Une stabilisation du prix du pétrole attendue mais lente, selon TotalEnergies
Lors des rencontres économiques d'Aix-en-Provence, Patrick Pouyanné, président-directeur général de TotalEnergies, a estimé que le marché mondial du pétrole nécessiterait encore « trois à quatre mois » pour se reréguler. Son message, rapporté par la presse, met en lumière les liens étroits entre géopolitique, logistique maritime et dynamique des prix qui pèsent aujourd'hui sur la facture énergétique des pays importateurs comme la France.
« On a toujours un problème pour acheminer des tankers vers le détroit d’Ormuz, tous les armateurs ne sont pas encore prêts à prendre le risque [d’y affréter des navires] »
Pour Pouyanné, la circulation dans le détroit d'Ormuz demeure le facteur clef : même si un cessez-le-feu entre les États-Unis et l'Iran a assoupli la contrainte, la reprise complète des flux demande du temps. Le patron du groupe rappelle que l'acheminement des pétroliers dépend aussi de la confiance des armateurs et de leur volonté d'affréter des navires pour la zone—un paramètre essentiel pour redonner de la fluidité aux exportations.
Stocks, AIS et incertitudes logistiques
Les analystes cités par l'agence de presse soulignent deux éléments techniques qui prolongent l'incertitude : d'une part, une partie importante du pétrole désormais disponible provient de stocks — pétroliers et cuves de stockage — qui sortent d'un coup et modifient temporairement l'offre visible sur le marché ; d'autre part, plusieurs navires circulent avec leur système d'identification automatique (AIS) désactivé, compliquant la lisibilité des flux maritimes. Ces facteurs rendent difficile pour les opérateurs et les traders d'avoir une vue d'ensemble fiable à court terme.
- Horizon estimé : 3 à 4 mois avant un rééquilibrage selon TotalEnergies.

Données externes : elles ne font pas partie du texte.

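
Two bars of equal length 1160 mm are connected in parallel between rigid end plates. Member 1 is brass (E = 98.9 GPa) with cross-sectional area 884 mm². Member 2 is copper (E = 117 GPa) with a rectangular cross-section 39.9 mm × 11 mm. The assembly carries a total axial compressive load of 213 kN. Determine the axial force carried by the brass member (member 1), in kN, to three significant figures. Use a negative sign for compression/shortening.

A_2 = 438.9 mm².
Equal strain + equilibrium ⇒ each member carries load in proportion to AE: A₁E₁ = 87430000 N, A₂E₂ = 51350000 N, ΣAE = 138800000 N.
F₁ = P·A₁E₁/ΣAE = -213000·87430000/138800000 = -134200 N.

-134 kN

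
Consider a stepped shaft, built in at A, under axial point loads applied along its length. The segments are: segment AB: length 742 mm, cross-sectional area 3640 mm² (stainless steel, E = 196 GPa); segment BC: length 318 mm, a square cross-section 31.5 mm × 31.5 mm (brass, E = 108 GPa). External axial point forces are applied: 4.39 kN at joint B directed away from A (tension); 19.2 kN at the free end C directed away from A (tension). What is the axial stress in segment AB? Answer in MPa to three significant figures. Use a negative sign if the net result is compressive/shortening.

6.48 MPa

Internal axial forces (sectioning from the free end, tension +): N_BC = 19.2 kN, N_AB = 23.59 kN.
σ_AB = N_AB/A_AB = 23590/3640 = 6.481 MPa.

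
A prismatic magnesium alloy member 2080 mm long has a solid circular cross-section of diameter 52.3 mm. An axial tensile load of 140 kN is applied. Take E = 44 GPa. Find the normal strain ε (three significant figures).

0.00148

A = 2148 mm².
σ = N/A = 65.17 MPa; ε = σ/E = 65.17/44000 = 1.481e-03.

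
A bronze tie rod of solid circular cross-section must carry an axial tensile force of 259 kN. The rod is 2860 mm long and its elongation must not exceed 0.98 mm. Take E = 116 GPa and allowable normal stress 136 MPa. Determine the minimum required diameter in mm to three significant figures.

91.1 mm

Required area A ≥ P/σ_allow = 259000/136 = 1904 mm².
For a solid circular section, d ≥ √(4A/π) = 49.24 mm.
Elongation limit: A ≥ PL/(Eδ_allow) = 259000·2860/(116000·0.98) = 6516 mm² ⇒ d ≥ 91.08 mm.
The elongation limit governs.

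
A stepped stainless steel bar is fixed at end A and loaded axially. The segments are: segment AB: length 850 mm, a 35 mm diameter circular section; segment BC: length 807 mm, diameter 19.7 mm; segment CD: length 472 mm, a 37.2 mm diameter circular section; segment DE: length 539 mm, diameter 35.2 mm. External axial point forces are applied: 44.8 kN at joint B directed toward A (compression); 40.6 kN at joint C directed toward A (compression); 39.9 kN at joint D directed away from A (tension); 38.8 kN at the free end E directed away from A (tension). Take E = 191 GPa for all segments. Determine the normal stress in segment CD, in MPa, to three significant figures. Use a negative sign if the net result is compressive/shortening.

72.4 MPa

Internal axial forces (sectioning from the free end, tension +): N_DE = 38.8 kN, N_CD = 78.7 kN, N_BC = 38.1 kN, N_AB = -6.7 kN.
A_CD = 1087 mm².
σ_CD = N_CD/A_CD = 78700/1087 = 72.41 MPa.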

- Facteurs de risque : difficultés d'acheminement via le détroit d'Ormuz, réticence des armateurs, stocks massifs libérés sur le marché.

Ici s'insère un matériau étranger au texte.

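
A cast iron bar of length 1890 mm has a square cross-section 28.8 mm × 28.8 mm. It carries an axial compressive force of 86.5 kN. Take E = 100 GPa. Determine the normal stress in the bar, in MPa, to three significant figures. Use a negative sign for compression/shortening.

A = 829.4 mm².
σ = N/A = -86500/829.4 = -104.3 MPa.

-104 MPa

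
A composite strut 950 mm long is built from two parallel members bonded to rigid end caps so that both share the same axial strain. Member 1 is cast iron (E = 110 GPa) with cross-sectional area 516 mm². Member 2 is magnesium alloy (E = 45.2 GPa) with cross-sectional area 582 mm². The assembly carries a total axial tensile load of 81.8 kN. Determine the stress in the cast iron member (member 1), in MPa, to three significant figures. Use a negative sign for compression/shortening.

108 MPa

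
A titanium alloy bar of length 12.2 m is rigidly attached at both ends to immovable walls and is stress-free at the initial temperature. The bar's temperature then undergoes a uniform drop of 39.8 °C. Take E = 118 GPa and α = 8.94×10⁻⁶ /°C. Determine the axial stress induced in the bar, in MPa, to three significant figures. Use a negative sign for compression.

42.0 MPa

Free thermal expansion αLΔT = 8.94e-6 · 12200 · -39.8 = -4.341 mm.
The walls impose strain ε = −(-4.341)/12200 = 3.5581e-04; σ = Eε = 118000 · 3.5581e-04 = 41.99 MPa.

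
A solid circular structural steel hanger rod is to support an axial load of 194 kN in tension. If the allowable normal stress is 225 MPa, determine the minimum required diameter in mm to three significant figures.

33.1 mm

Required area A ≥ P/σ_allow = 194000/225 = 862.2 mm².
For a solid circular section, d ≥ √(4A/π) = 33.13 mm.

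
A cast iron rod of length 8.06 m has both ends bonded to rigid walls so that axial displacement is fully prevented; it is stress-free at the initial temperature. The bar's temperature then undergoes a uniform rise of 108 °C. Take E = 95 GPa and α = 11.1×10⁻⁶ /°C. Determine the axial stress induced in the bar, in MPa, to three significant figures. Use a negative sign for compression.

-114 MPa

Free thermal expansion αLΔT = 11.1e-6 · 8060 · 108 = 9.662 mm.
The walls impose strain ε = −(9.662)/8060 = -1.1988e-03; σ = Eε = 95000 · -1.1988e-03 = -113.9 MPa.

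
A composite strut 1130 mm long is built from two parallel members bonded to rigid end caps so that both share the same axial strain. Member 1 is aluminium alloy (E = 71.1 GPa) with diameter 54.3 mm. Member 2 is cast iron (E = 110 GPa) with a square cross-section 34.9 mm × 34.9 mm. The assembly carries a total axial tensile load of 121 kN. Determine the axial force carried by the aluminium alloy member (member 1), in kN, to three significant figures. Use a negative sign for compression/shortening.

66.7 kN

A_1 = 2316 mm².
A_2 = 1218 mm².
Equal strain + equilibrium ⇒ each member carries load in proportion to AE: A₁E₁ = 164600000 N, A₂E₂ = 134000000 N, ΣAE = 298600000 N.
F₁ = P·A₁E₁/ΣAE = 121000·164600000/298600000 = 66710 N.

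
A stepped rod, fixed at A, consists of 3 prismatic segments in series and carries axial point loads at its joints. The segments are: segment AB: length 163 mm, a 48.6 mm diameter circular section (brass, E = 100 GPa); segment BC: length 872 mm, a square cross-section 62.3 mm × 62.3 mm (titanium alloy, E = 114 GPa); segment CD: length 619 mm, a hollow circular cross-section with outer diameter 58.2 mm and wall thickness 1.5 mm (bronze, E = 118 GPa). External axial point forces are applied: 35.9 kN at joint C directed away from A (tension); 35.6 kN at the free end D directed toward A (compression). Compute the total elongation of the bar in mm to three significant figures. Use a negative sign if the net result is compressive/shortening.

Internal axial forces (sectioning from the free end, tension +): N_CD = -35.6 kN, N_BC = 0.3 kN, N_AB = 0.3 kN.
A_AB = 1855 mm².
A_BC = 3881 mm².
A_CD = 267.2 mm².
δ_AB = 300·163/(1855·100000) = 0.0002636 mm
δ_BC = 300·872/(3881·114000) = 0.0005912 mm
δ_CD = -35600·619/(267.2·118000) = -0.6989 mm
δ = Σδ_i = -0.6981 mm.

-0.698 mm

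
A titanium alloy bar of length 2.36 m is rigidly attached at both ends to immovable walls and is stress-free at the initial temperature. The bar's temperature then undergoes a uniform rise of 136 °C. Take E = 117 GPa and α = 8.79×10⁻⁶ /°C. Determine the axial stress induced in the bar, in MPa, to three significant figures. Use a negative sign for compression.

-140 MPa

Free thermal expansion αLΔT = 8.79e-6 · 2360 · 136 = 2.821 mm.
The walls impose strain ε = −(2.821)/2360 = -1.1954e-03; σ = Eε = 117000 · -1.1954e-03 = -139.9 MPa.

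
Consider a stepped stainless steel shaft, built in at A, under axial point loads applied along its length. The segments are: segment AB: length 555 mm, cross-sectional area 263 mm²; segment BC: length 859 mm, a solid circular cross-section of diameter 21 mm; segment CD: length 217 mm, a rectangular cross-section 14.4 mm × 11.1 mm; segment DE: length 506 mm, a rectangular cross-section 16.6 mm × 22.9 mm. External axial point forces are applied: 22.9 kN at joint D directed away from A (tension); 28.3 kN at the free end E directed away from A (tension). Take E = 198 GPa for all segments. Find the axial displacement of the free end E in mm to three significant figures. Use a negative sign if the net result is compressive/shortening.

Internal axial forces (sectioning from the free end, tension +): N_DE = 28.3 kN, N_CD = 51.2 kN, N_BC = 51.2 kN, N_AB = 51.2 kN.
A_BC = 346.4 mm².
A_CD = 159.8 mm².
A_DE = 380.1 mm².
δ_AB = 51200·555/(263·198000) = 0.5457 mm
δ_BC = 51200·859/(346.4·198000) = 0.6413 mm
δ_CD = 51200·217/(159.8·198000) = 0.3511 mm
δ_DE = 28300·506/(380.1·198000) = 0.1903 mm
δ = Σδ_i = 1.728 mm.

1.73 mm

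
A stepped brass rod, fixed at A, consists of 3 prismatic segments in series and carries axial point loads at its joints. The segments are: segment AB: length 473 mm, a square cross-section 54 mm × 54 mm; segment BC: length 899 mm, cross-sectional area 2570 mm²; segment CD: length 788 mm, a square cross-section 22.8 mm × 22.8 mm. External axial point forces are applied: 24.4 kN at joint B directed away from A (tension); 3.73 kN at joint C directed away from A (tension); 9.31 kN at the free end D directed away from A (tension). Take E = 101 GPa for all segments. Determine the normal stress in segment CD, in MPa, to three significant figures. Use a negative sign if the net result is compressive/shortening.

17.9 MPa

Internal axial forces (sectioning from the free end, tension +): N_CD = 9.31 kN, N_BC = 13.04 kN, N_AB = 37.44 kN.
A_CD = 519.8 mm².
σ_CD = N_CD/A_CD = 9310/519.8 = 17.91 MPa.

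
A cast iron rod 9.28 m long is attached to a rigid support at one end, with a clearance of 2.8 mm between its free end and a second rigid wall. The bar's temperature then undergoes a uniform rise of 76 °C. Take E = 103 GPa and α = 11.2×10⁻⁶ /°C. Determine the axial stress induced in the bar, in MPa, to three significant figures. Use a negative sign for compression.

-56.6 MPa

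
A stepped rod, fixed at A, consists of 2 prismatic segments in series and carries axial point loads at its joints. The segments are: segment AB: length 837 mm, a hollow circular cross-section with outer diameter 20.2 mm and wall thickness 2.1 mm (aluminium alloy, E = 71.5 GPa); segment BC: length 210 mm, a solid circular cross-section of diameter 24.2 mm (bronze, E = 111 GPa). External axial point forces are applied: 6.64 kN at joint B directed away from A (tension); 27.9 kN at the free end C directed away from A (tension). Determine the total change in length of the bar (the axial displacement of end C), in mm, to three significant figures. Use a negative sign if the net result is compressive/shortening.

3.50 mm

Internal axial forces (sectioning from the free end, tension +): N_BC = 27.9 kN, N_AB = 34.54 kN.
A_AB = 119.4 mm².
A_BC = 460 mm².
δ_AB = 34540·837/(119.4·71500) = 3.386 mm
δ_BC = 27900·210/(460·111000) = 0.1148 mm
δ = Σδ_i = 3.501 mm.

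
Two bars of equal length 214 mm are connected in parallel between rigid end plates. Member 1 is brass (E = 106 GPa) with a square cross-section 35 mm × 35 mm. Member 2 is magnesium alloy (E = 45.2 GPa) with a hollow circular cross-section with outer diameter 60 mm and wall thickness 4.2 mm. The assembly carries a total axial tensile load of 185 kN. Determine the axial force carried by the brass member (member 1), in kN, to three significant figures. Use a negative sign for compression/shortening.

147 kN

A_1 = 1225 mm².
A_2 = 736.3 mm².
Equal strain + equilibrium ⇒ each member carries load in proportion to AE: A₁E₁ = 129800000 N, A₂E₂ = 33280000 N, ΣAE = 163100000 N.
F₁ = P·A₁E₁/ΣAE = 185000·129800000/163100000 = 147300 N.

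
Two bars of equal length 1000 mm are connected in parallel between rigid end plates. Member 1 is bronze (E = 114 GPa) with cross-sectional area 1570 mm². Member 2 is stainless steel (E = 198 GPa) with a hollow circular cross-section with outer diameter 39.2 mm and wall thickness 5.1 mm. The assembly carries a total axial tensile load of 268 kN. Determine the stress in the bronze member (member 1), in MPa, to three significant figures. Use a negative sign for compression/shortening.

A_2 = 546.4 mm².
Equal strain + equilibrium ⇒ each member carries load in proportion to AE: A₁E₁ = 179000000 N, A₂E₂ = 108200000 N, ΣAE = 287200000 N.
σ₁ = P·E₁/ΣAE = 268000·114000/287200000 = 106.4 MPa.

106 MPa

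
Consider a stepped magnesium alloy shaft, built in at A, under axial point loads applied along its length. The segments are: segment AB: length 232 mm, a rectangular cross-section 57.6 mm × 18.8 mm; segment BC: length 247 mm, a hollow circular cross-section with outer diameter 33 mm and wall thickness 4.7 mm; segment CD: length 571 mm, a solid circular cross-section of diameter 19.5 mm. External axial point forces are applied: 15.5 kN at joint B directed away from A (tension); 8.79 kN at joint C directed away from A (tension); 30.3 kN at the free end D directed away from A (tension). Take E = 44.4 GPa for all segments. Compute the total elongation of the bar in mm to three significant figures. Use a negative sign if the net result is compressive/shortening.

2.09 mm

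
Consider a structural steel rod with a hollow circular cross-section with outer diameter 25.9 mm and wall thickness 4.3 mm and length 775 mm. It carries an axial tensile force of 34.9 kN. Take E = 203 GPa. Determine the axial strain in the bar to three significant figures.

A = 291.8 mm².
σ = N/A = 119.6 MPa; ε = σ/E = 119.6/203000 = 5.892e-04.

5.89e-04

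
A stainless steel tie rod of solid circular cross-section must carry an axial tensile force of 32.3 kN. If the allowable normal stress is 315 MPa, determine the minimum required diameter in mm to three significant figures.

Required area A ≥ P/σ_allow = 32300/315 = 102.5 mm².
For a solid circular section, d ≥ √(4A/π) = 11.43 mm.

11.4 mm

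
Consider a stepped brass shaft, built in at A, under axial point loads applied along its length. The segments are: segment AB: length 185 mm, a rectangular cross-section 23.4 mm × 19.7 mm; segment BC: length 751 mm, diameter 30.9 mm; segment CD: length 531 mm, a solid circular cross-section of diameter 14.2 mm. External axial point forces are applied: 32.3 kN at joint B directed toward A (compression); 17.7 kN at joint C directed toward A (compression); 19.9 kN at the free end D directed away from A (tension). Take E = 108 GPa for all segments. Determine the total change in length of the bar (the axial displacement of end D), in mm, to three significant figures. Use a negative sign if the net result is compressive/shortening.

0.526 mm

Internal axial forces (sectioning from the free end, tension +): N_CD = 19.9 kN, N_BC = 2.2 kN, N_AB = -30.1 kN.
A_AB = 461 mm².
A_BC = 749.9 mm².
A_CD = 158.4 mm².
δ_AB = -30100·185/(461·108000) = -0.1118 mm
δ_BC = 2200·751/(749.9·108000) = 0.0204 mm
δ_CD = 19900·531/(158.4·108000) = 0.6178 mm
δ = Σδ_i = 0.5264 mm.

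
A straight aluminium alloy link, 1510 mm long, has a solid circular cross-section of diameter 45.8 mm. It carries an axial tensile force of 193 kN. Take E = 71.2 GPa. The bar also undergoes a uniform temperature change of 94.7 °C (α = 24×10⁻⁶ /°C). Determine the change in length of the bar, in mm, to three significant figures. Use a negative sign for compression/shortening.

5.92 mm

A = 1647 mm².
δ_mech = NL/(AE) = 193000·1510/(1647·71200) = 2.484 mm.
δ_thermal = αLΔT = 24e-6·1510·94.7 = 3.432 mm.
δ = δ_mech + δ_thermal = 5.916 mm.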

- Conséquence potentielle : volatilité des cours et pression haussière si la production ne compense pas la demande exportée via le détroit.

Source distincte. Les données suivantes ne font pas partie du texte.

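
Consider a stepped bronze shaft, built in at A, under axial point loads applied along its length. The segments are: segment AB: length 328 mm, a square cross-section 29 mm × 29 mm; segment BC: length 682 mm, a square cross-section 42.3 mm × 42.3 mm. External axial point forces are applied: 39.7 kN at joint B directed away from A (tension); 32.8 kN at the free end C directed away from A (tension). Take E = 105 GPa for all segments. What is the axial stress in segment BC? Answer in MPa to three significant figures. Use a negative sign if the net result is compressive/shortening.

Internal axial forces (sectioning from the free end, tension +): N_BC = 32.8 kN, N_AB = 72.5 kN.
A_BC = 1789 mm².
σ_BC = N_BC/A_BC = 32800/1789 = 18.33 MPa.

18.3 MPa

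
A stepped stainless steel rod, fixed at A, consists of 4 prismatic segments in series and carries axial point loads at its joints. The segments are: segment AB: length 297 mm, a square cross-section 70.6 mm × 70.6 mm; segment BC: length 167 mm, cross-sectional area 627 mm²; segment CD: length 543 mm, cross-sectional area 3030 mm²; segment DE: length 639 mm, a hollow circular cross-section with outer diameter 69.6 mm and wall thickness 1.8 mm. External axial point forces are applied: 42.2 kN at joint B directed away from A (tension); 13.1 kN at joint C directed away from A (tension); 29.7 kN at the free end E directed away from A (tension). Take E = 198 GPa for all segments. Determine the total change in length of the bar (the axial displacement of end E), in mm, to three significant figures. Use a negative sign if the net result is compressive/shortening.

0.360 mm

Internal axial forces (sectioning from the free end, tension +): N_DE = 29.7 kN, N_CD = 29.7 kN, N_BC = 42.8 kN, N_AB = 85 kN.
A_AB = 4984 mm².
A_DE = 383.4 mm².
δ_AB = 85000·297/(4984·198000) = 0.02558 mm
δ_BC = 42800·167/(627·198000) = 0.05757 mm
δ_CD = 29700·543/(3030·198000) = 0.02688 mm
δ_DE = 29700·639/(383.4·198000) = 0.25 mm
δ = Σδ_i = 0.36 mm.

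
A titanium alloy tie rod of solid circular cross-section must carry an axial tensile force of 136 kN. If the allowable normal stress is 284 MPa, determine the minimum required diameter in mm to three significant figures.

24.7 mm

Required area A ≥ P/σ_allow = 136000/284 = 478.9 mm².
For a solid circular section, d ≥ √(4A/π) = 24.69 mm.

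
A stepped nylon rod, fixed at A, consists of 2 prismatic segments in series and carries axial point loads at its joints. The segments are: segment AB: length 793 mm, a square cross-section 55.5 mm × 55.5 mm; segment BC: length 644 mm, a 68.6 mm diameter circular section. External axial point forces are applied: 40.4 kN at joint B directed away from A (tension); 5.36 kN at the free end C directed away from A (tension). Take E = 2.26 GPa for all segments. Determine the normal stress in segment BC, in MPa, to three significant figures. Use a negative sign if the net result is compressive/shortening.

1.45 MPa

Internal axial forces (sectioning from the free end, tension +): N_BC = 5.36 kN, N_AB = 45.76 kN.
A_BC = 3696 mm².
σ_BC = N_BC/A_BC = 5360/3696 = 1.45 MPa.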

Quelles implications pour la France et les consommateurs ?
Si l'évolution des cours pétroliers se stabilise dans les mois évoqués, cela pourrait alléger certaines tensions inflationnistes sur les prix des carburants à la pompe et sur certains coûts industriels importateurs d'hydrocarbures. En revanche, une reprise de la demande ou une insuffisance de production face aux volumes transitant par l'Ormuz risquent de maintenir des prix plus élevés et, par ricochet, peser sur le pouvoir d'achat et les coûts de production en France.
Points de vigilance pour les prochaines semaines
Les opérateurs et les autorités surveilleront :
| Élément | Ce qu'il faut suivre |
|---|---|
| Navigation dans l'Ormuz | Réouverture effective des flux et confiance des armateurs |
| Stocks | Rythme d'écoulement du pétrole stocké dans les tankers et cuves |
| Transparence des flux | Réactivation ou non des signaux AIS et visibilité des mouvements |
En l'état, l'analyse de TotalEnergies rappelle que même après un accord géopolitique, la mécanique du marché pétrolier obéit à des contraintes physiques et comportementales : le temps nécessaire pour que les flux reprennent une configuration stable peut être mesuré en mois, non en jours. Ce laps de temps déterminera largement l'ampleur de la variation des prix et son impact sur les consommateurs européens.